A presentation at AAO 2019 highlighted the ability of the EyeArt screening system to detect diabetic retinopathy with 95.5% sensitivity.

Srinivas Sadda, MD

Srinivas Sadda, MD

Data on the effectiveness of the artificial intelligence screening system EyeArt was presented at the American Academy of Ophthalmology (AAO) 2019 Annual Meeting in San Francisco.

Results of the study examining EyeArt revealed the system had the ability to accurately predict diabetic retinopathy 95.5% of the time, without the input of an ophthalmologist, and in less than a minute.

With the diabetes epidemic continuing to plague patient populations in the US and across the globe—and 1 in 4 diabetics developing diabetic retinopathy—investigators sought to evaluate the effectiveness of the artificial intelligence screening system in a group of 893 patients. Led by Srinivas Sadda, MD, of the Doheny Eye Institute at UCLA, investigators conducted the study at 15 different centers across the US.

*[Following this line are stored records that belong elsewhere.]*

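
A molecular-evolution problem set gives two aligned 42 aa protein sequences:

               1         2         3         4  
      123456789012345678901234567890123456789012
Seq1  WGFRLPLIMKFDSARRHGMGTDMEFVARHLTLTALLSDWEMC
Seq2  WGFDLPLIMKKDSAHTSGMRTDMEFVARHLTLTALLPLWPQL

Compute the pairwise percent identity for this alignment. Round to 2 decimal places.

The sequences differ at positions 4 (R/D), 11 (F/K), 15 (R/H), 16 (R/T), 17 (H/S), 20 (G/R), 37 (S/P), 38 (D/L), 40 (E/P), 41 (M/Q), 42 (C/L).
31 of the 42 sites match, so the percent identity is 31/42 × 100 = 73.81%.

73.81%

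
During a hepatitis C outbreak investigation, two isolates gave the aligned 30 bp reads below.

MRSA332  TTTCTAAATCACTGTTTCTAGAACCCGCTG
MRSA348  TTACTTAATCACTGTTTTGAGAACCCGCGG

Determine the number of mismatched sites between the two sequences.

5

Differing sites — 3:T/A; 6:A/T; 18:C/T; 19:T/G; 29:T/G.
That gives 5 mismatches out of 30 aligned sites, so the Hamming distance is 5.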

For inclusion in the study, patients needed to have a diagnosis pf diabetes mellitus, be at least 18 years of age, and provide written informed consent. Exclusion criteria included history of macular edema or retinal vascular occlusion, history of ocular injections, and persistent visual impairment in one or both eyes, among others.

All patients in the study underwent an undilated 2-field fungus imaging to for automated eye-level detection of referable diabetic retinopathy by EyeArt. Investigators defined referable diabetic retinopathy as refractory diabetic retinopathy, clinically significant diabetic macular edema. moderate nonproliferative diabetic retinopathy or higher on the International Clinical Diabetic Retinopathy scale. Patients also underwent 2 dilated 4 wide-field fungus imaging for adjudicated ETDRS reference standard.

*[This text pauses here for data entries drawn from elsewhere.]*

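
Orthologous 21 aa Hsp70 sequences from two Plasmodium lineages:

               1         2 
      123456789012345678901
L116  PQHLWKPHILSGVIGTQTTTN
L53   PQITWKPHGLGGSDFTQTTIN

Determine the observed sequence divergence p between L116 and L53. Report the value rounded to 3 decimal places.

0.381

The sequences differ at positions 3 (H/I), 4 (L/T), 9 (I/G), 11 (S/G), 13 (V/S), 14 (I/D), 15 (G/F), 20 (T/I).
There are 8 differences over 21 sites, so p = 8/21 = 0.381.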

Primary endpoints of the study included the number of eyes whose EyeArt results match the reading center grading for identifying referable diabetic eye disease and eyes whose results match the reading center grading for identifying vision threatening diabetic eye disease.

Upon analyses, EyeArt achieved sensitivity of 95.5%(95% CI, 93.0%-97.9%), specificity of 86.0%(95% CI, 83.8%-88.3%) and gradeability of 87.5%(95% CI, 85.4%-89.7%) with undiluted images. When using a dilate-if-ungradable protocol, the system achieved sensitivity of 95.5%(95% CI, 93.1%-97.8%), specificity of 86.5%(95% CI, 84.4%-88.6%) and gradeability of 97.4%(95% CI, 96.4%-98.5%).

Based on the observed results from the trial, investigators suggest the results of the study support the use of the EyeArt system as it compared favorably with ETDRS reference standards and met the study’s predetermined sensitivity and specificity endpoints.

“Diabetic patients already outnumber practicing ophthalmologists in the United States, and unfortunately, that imbalance is only expected to grow,” Sadda said. “Accurate, real-time diagnosis holds great promise for the millions of patients with diabetes.”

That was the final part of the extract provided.